DIVERSIFICATION of investors’ portfolio in favour of low risk assets has benefitted government securities to post outstanding performances.
However, investors move to divert their investments to the low risk assets has degraded credit extension to other sectors. For example, the Bank of Tanzania (BoT) monthly economic review for August shows that credit to the private sector slowed by 1.0 per cent to a stock of 16.81tri/-in the year end ing July compared with 15.2 per cent growth in the year ending July 2016.
The treasury bills auctioned on Wednesday attracted bids worth 345.92bn/- which is two times the amount sought to be raised, a sign of high market liquidity among investors.
Investors in the government securities particularly commercial banks dominated the show of the treasury bills auction, the situation that may have impacted on the credit extended to the private sector.

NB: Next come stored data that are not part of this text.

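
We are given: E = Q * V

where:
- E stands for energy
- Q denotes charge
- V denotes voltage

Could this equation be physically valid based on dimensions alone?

Yes

E (energy) has dimensions [L^2 M T^-2].
Q (charge) has dimensions [I T].
V (voltage) has dimensions [I^-1 L^2 M T^-3].

Left side: [L^2 M T^-2]
Right side: [L^2 M T^-2]

Both sides have the same dimensions, so the equation is dimensionally consistent.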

Other investors in the treasury bills auction are pension funds and some microfinance institutions. However, apart from oversubscriptions, the government retained 174bn/- as successful amount slightly below 169bn/-, the amount offered to the market for bidding.
Central Bank uses the short-term government note to mop excess liquidity in the circulation. Interest rates on the 364 tenure declined to 9.86 per cent from10.24 per cent and 10.76 per cent of the two previous sessions.
Yield rate on 182 days tenure declined to 7.33 per cent from 7.35 per cent and 7.68 per cent of the preceding sessions. Weighted average yielddeclined to 9.28 per centon the session held on Wednesday compared to 9.37 per cent held two weeks ago.
Weighted average price for successful bid increased to 91.05from 90.73per cent the last sessions. The 364 days tenure attracted bids worth 303.42bn/- compared to 100bn/- offered to the market and at the end 135bn/- was retained as successful amount.
The 182 days offer attracted bids worth 41.5bn/- compared to 65bn/- offered to the market for bidding and 38bn/- was kept as successful amount.